The first tents to be occupied were the bridge tents: the impatient players made straight for them, and within a minute or two the cards were being dealt. If some of the guests were too slow off the mark, and lost their places at the bridge-tables, they concealed their disappointment and joined the conversationalists. One or two paired off, and somewhat sheepishly and defiantly made for the tents of love: cries of encouragement followed after them. As far as Henry could make out, no man or woman chose to be self-proclaimed a misanthrope: the two lone tents remained unoccupied. But he had scarcely time to see, for it was like a game of musical chairs—one had to find one’s seat or be left standing, and the idea of standing was much less bearable to Henry even than the idea of talking. ‘Per far la conversazione!’ There was a vacancy: in he went and sank down in a chair. There were iced drinks in misted glasses on the table, and round it three people whom he knew quite well: it might have been much worse.
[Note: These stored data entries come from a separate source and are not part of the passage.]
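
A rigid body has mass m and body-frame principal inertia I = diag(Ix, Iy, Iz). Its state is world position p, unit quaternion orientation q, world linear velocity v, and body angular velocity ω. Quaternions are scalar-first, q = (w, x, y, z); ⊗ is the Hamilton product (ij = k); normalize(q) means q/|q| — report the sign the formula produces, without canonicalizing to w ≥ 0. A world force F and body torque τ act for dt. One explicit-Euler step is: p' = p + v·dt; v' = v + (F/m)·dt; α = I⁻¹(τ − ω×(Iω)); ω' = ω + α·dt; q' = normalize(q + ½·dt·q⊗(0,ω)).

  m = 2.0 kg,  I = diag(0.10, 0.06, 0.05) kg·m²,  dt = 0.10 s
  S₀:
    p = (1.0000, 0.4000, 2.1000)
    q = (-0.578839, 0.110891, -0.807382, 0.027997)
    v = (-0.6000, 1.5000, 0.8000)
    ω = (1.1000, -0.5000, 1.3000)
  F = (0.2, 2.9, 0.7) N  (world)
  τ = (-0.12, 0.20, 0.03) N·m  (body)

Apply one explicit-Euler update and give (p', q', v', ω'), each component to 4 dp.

p' = (0.9400, 0.5500, 2.1800)
q' = (-0.6046, 0.0272, -0.7955, 0.0319)
v' = (-0.5900, 1.6450, 0.8350)
ω' = (0.9735, -0.2858, 1.3160)

a = F/m = (0.1000, 1.4500, 0.3500)
p' = p + v·dt = (0.9400, 0.5500, 2.1800)
v + (F/m)dt = (-0.5900, 1.6450, 0.8350)
gyro term ω×Iω = (0.0065, 0.0715, 0.0220)
(τ − ω×Iω)/I = (-1.2650, 2.1417, 0.1600)
new body rate ω' = (0.9735, -0.2858, 1.3160)
Hamilton product q⊗(0,ω) = (-0.5620672, -1.6723210, 0.1760579, 0.0801840)
updated quaternion q' = (-0.6046, 0.0272, -0.7955, 0.0319)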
He it was who drew together the tent-flaps and tied them with gay bows of scarlet ribbon: if the tents were not mosquito-proof, as he suspected, they looked as if they were, which was a great thing: he could relax, he needn’t flap and flip, and screw his face up, or make other uncivilized gestures of the mosquito-ridden. Outside, no doubt, the creatures hummed, they must, for at both ends of the sala the windows stood wide open, and with two glittering chandeliers to guide them they couldn’t miss their way. No, it wasn’t too bad. The muslin kept out some of the air, of course, but how clever of Loredana to have thought of it all! She had turned those twin plagues, the heat and the mosquitoes, neither of which was funny in itself, into a joke. She had converted them into a social asset, she had countered them with a creation that was beautiful and strange. The party would be long remembered.

Fuddled though he was, and ready to accept unreality, Henry began to wonder where, in what muslin arbours, Annette and Maureen had taken shelter. The first question was quickly answered. Faintly, from below, came the strains of a dance-band.

‘You didn’t know?’ said someone. ‘They’re coming in after dinner to dance, a whole crowd of them. It’s we old-stagers who are sitting up here.’ He was an Italian and vecchietti was the word he used: ‘a little old’, such a nice word, there was no equivalent for it in English, we were less considerate to old age. Henry didn’t mind being a vecchietto. So Annette was accounted for: she would be downstairs dancing with a Nino, or a Nini, a Gigio or a Gigi. She would be sure to be enjoying herself.